“Pattern Recognition” by William Gibson is science fiction set in the present day. As Gibson saw much of the future that we are living in now back in the 1980s, it is interesting (and probably a good idea) to see how he reads the present.
When the book came out in 2003 Neil Gaiman said it was Gibson’s best book since “Neuromancer”. The Economist said it was one of the best books on the world power of advertising in the Internet age, even though it is not a business book.
It is part science fiction, part spy thriller. It features the Internet, 9/11, the new Russia ruled by money and crime lords, the London advertising world and a Tokyo that is still the future of mankind.
At the heart of the story is the footage: a film that is put out on the Internet frame by frame, but not necessarily in any particular order.
The main characters, each for reasons of his own, want to find out who is producing the footage. It is a mystery. On the Internet you can be anywhere and nowhere. But the closer they get to the truth, the stranger and more violent the story becomes. There is a reason the footage is a well-guarded secret.
Even though the story takes place in the present day, it is still science fiction.

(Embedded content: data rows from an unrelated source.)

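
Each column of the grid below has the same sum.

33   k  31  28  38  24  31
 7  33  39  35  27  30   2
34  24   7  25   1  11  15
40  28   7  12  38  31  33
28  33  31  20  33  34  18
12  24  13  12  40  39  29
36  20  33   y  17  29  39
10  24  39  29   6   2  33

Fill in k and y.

The complete columns each total 200.
Column 2 is missing 200 − 186 = 14 (since 33 + 24 + 28 + 33 + 24 + 20 + 24 = 186).
Column 4 is missing 200 − 161 = 39 (since 28 + 35 + 25 + 12 + 20 + 12 + 29 = 161).

k = 14, y = 39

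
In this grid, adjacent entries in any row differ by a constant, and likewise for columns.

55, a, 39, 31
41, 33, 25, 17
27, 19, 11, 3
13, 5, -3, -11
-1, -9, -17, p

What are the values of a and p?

Along each row the entries change by -8 per step; down each column they change by -14.
Row 1: from 55 at column 1, stepping by -8 to column 2 gives 47.
Row 5: from -1 at column 1, stepping by -8 to column 4 gives -25.

a = 47, p = -25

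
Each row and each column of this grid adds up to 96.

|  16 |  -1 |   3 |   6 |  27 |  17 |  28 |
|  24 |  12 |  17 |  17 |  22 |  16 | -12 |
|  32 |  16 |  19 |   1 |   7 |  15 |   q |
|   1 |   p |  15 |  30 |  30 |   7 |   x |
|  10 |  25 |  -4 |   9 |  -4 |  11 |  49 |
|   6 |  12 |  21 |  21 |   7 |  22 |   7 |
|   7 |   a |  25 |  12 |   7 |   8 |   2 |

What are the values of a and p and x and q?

The known cells in row 7 total 61, leaving 96 − 61 = 35 for the blank.
The known cells in column 2 total 99, leaving 96 − 99 = -3 for the blank.
The known cells in row 3 total 90, leaving 96 − 90 = 6 for the blank.
The known cells in row 4 total 80, leaving 96 − 80 = 16 for the blank.

a = 35, p = -3, x = 16, q = 6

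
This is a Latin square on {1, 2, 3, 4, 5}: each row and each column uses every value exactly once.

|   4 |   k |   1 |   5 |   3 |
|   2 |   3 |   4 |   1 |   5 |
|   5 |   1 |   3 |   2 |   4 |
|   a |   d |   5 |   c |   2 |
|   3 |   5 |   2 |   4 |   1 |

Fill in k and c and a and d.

k = 2, c = 3, a = 1, d = 4

Cell (1,2): row 1 already has {1, 3, 4, 5} → 2.
At (row 4, col 4): column 4 already has {1, 2, 4, 5}, so the value is 3.
At (row 4, col 2): column 2 already has {1, 2, 3, 5}, so the value is 4.
At (row 4, col 1): row 4 already has {2, 3, 4, 5}, so the value is 1.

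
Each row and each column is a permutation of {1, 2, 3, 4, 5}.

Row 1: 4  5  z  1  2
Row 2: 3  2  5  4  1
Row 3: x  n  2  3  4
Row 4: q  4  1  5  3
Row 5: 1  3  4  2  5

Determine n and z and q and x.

Cell (1,3): row 1 already has {1, 2, 4, 5} → 3.
At (row 3, col 2): column 2 already has {2, 3, 4, 5}, so the value is 1.
At (row 3, col 1): row 3 already has {1, 2, 3, 4}, so the value is 5.
For row 4, column 1: row 4 already has {1, 3, 4, 5}; that leaves 2.

n = 1, z = 3, q = 2, x = 5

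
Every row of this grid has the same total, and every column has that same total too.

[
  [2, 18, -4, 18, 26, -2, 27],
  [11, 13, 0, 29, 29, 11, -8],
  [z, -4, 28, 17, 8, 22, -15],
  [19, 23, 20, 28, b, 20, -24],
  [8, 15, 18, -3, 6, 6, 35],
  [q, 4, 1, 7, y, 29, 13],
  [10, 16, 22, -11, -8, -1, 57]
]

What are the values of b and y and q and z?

b = -1, y = 25, q = 6, z = 29

Rows 1 and 2 both sum to 85, so that's the common total.
The known cells in row 3 total 56, leaving 85 − 56 = 29 for the blank.
The known cells in column 1 total 79, leaving 85 − 79 = 6 for the blank.
The known cells in row 6 total 60, leaving 85 − 60 = 25 for the blank.
The known cells in row 4 total 86, leaving 85 − 86 = -1 for the blank.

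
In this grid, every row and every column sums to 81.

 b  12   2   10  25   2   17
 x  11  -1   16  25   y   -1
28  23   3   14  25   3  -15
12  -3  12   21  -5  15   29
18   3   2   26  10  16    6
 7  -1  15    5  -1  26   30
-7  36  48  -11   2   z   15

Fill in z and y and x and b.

Row 1: 12 + 2 + 10 + 25 + 2 + 17 = 68, so its missing entry is 81 − 68 = 13.
Column 1: 13 + 28 + 12 + 18 + 7 − 7 = 71, so its missing entry is 81 − 71 = 10.
Row 7: -7 + 36 + 48 − 11 + 2 + 15 = 83, so its missing entry is 81 − 83 = -2.
Row 2: 10 + 11 − 1 + 16 + 25 − 1 = 60, so its missing entry is 81 − 60 = 21.

z = -2, y = 21, x = 10, b = 13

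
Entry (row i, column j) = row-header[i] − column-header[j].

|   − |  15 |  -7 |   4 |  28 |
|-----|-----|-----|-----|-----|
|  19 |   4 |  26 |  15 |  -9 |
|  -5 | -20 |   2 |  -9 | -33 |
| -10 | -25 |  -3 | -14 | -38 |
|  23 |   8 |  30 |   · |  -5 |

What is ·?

23 − 4 = 19.

19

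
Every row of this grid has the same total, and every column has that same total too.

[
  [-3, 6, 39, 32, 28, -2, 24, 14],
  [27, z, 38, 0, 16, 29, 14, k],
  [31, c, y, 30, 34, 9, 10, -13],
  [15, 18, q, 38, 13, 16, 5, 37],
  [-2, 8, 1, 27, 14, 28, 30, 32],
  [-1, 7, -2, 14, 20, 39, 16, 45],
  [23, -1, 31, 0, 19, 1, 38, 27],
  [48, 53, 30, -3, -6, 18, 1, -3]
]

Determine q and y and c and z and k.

q = -4, y = 5, c = 32, z = 15, k = -1

Rows 1 and 5 both sum to 138, so that's the common total.
Column 8 has 14 − 13 + 37 + 32 + 45 + 27 − 3 = 139; the blank must be 138 − 139 = -1.
Row 2 has 27 + 38 + 0 + 16 + 29 + 14 − 1 = 123; the blank must be 138 − 123 = 15.
Column 2 has 6 + 15 + 18 + 8 + 7 − 1 + 53 = 106; the blank must be 138 − 106 = 32.
Row 3 has 31 + 32 + 30 + 34 + 9 + 10 − 13 = 133; the blank must be 138 − 133 = 5.
Row 4 has 15 + 18 + 38 + 13 + 16 + 5 + 37 = 142; the blank must be 138 − 142 = -4.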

First, it is science fiction in content: it looks at how science and invention affect society through the what-if power of fiction. In this case, Gibson shows how the new power of the Internet bypasses the old power of countries and armies.
Second, it is science fiction in style:
The characters think the way they do in science fiction: making sense of the world through reason, science and false analogies.
It also makes heavy use of description. While necessary for most science fiction, it is overkill for a story set in the present.
The language too is that of science fiction: his words are those of an engineer, not a poet. For example this:
Nothing at all in the German fridge, so new that its interior smells of cold and long-chain monomers.
and this:
… setting herself for auto-nod.
Yet Gibson does have something of the poet in him, far more than Clarke or Asimov or Niven ever did. This makes some of his description good. He does choose his words with care.
Most of the places in the book Gibson has seen first-hand. He is not imagining: he is reporting. That is why his descriptions seem so true-to-life.
They seem so true-to-life, in fact, that readers thought they could go out and buy the same bomber jacket that the hero wears: a Rickson’s MA-1. Gibson had made that up. But Rickson’s got so many requests that they starting making them! It is not the first time that Gibson’s fiction has become fact.